The Racism-Media Industrial Complex (RMIC) is the phenomenon in which big media conglomerates and other private corporations exploit, profit from, and promote the negative aspects of the African-American community, which strengthens racism and stunt African-American culture.
Throughout history, African-Americans have been portrayed as criminals, thugs, subhumans, and being violent and unintelligent. These stereotypes did not make their way into mainstream African-American culture (for example, in hip hop) until the Telecommunications Act of 1996, in which the US Government passed legislation which allowed large media conglomerates to easily acquire smaller media companies, which resulted in the capitalization of the most profitable aspects of black culture (as well as much of the rest of the media and entertainment industry).
These aspects of black culture would be the focus on sex (particularly promiscuity) and misogyny, drugs, and criminality. Before 1996, the mainstream hip hop had some of these aspects but was generally much more centered around art and politics.

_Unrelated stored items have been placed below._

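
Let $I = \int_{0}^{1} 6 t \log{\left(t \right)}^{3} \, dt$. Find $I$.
$- \frac{9}{4}$

Start from the elementary integral
$$J(a) = \int_{0}^{1} 6 t^{a} \, dt = \frac{6}{a + 1}.$$

Differentiating under the integral sign brings down a factor of $\ln t$:
$$\frac{dJ}{da} = \int_{0}^{1} 6 t^{a} \log{\left(t \right)} \, dt = - \frac{6}{\left(a + 1\right)^{2}}.$$

Repeating $3$ times in total — each differentiation brings down another $\ln t$ — gives
$$\frac{d^{3}J}{da^{3}} = \int_{0}^{1} 6 t^{a} \log{\left(t \right)}^{3} \, dt = - \frac{36}{\left(a + 1\right)^{4}},$$
and the integrand here is exactly the target integrand, so $I = - \frac{36}{\left(a + 1\right)^{4}}$.

Setting $a = 1$:
$$I = - \frac{9}{4}.$$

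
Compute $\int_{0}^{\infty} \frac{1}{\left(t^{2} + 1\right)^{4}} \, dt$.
$\frac{5 \pi}{32}$

Recall the elementary integral
$$J(a) = \int_{0}^{\infty} \frac{1}{a^{2} + t^{2}} \, dt = \frac{\pi}{2 a}.$$

Differentiating under the integral sign with respect to $a$,
$$\frac{dJ}{da} = \int_{0}^{\infty} - \frac{2 a}{\left(a^{2} + t^{2}\right)^{2}} \, dt = - \frac{\pi}{2 a^{2}},$$
so $\int_{0}^{\infty} \frac{1}{\left(a^{2} + t^{2}\right)^{2}} \, dt = \frac{\pi}{4 a^{3}}$.

Repeating — each differentiation of $1/(t^2+a^2)^j$ produces $-2ja/(t^2+a^2)^{j+1}$ — and dividing through by $-2ja$ at each step yields, after $3$ differentiations in total,
$$\int_{0}^{\infty} \frac{1}{\left(a^{2} + t^{2}\right)^{4}} \, dt = \frac{5 \pi}{32 a^{7}}.$$

Setting $a = 1$:
$$I = \frac{5 \pi}{32}.$$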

The Racism-Media Industrial Complex keeps African Americans psychologically oppressed. While white audiences listen to rap with the negative elements for entertainment, many African Americans who listen to the same music incorporate these elements into their self-image, which is detrimental to the African American community as a whole.
Notably, young white male teens are the main audience of mainstream contemporary hip hop with the negative themes. Catering to them, the big media conglomerates propagate what tend to make them the most money, which tends to be the negative aspects of African American culture.
With the African-Americans listening and incorporating the negative aspects in the music into their self-image, a feedback loop is created in which the negative aspects become propagated and strengthened in black culture because of the music, then the strengthened negative aspects make its way into the music, and the process begins again, and so on.